Allocation or constant-sum questions enable the survey author to capture more detail about behavior and are also used to ask respondents to weigh competing priorities.

allocation question

Sample questions:

  • How many visits did you make in the past month to each of the following grocery stores?
  • What percentage of your entertainment budget is spent on each of the following categories?
  • For the total number of hours of television you watched last week, how many hours were spent on each type of program?
  • How many children do you have in each age range?
  • When thinking about purchasing a new digital camera, how much weight do you give to each of the following features? (Please distribute 100 points across these items.)

The survey author can force the sum to fit a constant (typically 100% or 100) or to equal a number entered earlier by the respondent (e.g., the number of hours or dollars spent). Alternatively, they can let the respondent enter any amount (in which case this question type is known generically as an allocation question).

Most do-it-yourself survey researchers simply use allocation questions for their form-tallying function, but most of the research literature is devoted to the question’s value for forcing respondents to trade off competing items. In fact, before online surveys, face-to-face interviewers would hand the respondent 10 poker chips and ask them to stack them on different categories to determine their order of importance. Adding a chip to one category was in fact denying it from another, trading off one choice for another.

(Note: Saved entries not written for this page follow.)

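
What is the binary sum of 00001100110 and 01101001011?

Add column by column from the right: bit + bit + carry-in; write the sum mod 2, carry 1 when the sum is 2 or 3.
carry:  00010011100
        00001100110
+       01101001011
-------------------
       001110110001
(the carry out of the leftmost column, 0, becomes the leading bit)
Decimal check:
  00001100110 = 64 + 32 + 4 + 2 = 102
  01101001011 = 512 + 256 + 64 + 8 + 2 + 1 = 843
  102 + 843 = 945, and 001110110001 = 512 + 256 + 128 + 32 + 16 + 1 = 945 ✓



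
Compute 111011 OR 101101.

OR: 1 when either bit is 1
  111011
| 101101
--------
  111111
Decimal: 59 | 45 = 63



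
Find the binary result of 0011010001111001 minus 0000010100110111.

Method 1 - Direct subtraction (column by column from the right: bit − bit − borrow-in; if negative, add 2 and borrow 1 from the next column):
borrow: 0001111000001100
        0011010001111001
-       0000010100110111
------------------------
        0010111101000010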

The constant-sum question, like every question type, has its own strengths and weaknesses.

Pros

  • Works well across cultures (no cultural differences in response style of the type that confound crosscultural comparison of ratings questions)
  • Allows respondents to assign 0 importance to items (which isn’t possible in ranking)
  • Provides ratio data, allowing you to compare the relative importance of items; unlike ranking questions, reveals the relative difference between items
  • Respondents almost always differentiate items from another (while it is possible to divide the total evenly between items, respondents almost never do this)

Cons

  • Respondents have difficulty making the total reach the desired sum (Cohen & Orme, 2004)
  • Takes more time and more mental energy from respondents
  • Requires respondents familiar with the question type or with higher education levels
  • May not have greater criterion validity than rating scales (Szoc, Thomas & Barlas, 2010)
  • When administered on paper often produces data that doesn’t add up to the total; hard to administer on the phone

Best Practices

  • Limit the number of items; different authors argue for limits of 5, 7 or 10 items
  • If you do have too many items, break them into categories for the overall constant-sum question and then ask subsequent follow-on allocation questions to prioritize subitems within each category
  • If appropriate, include an Other category as a safety valve for respondents
  • Use matrix questions instead if respondents cannot easily recollect and quantify their past behavior
  • Provide visual feedback to the current working sum

constant sum question

According to one study (Conrad, Couper, Tourangeau and Galesic; 2005), providing a running total to respondents offers a number of benefits as opposed to showing a total only when the respondent clicks the Next button. Providing a running total improved the likelihood that the final tally matched the sum desired, it led to more edits of the individual items (implying more consideration of the items) and, surprisingly, it took respondents less time. In a later study (Conrad, Couper, Tourangeau, Galesic and Yan; 2009), the authors showed that providing visual feedback also increased the accuracy of responses. So showing running totals on allocation questions is a win-win.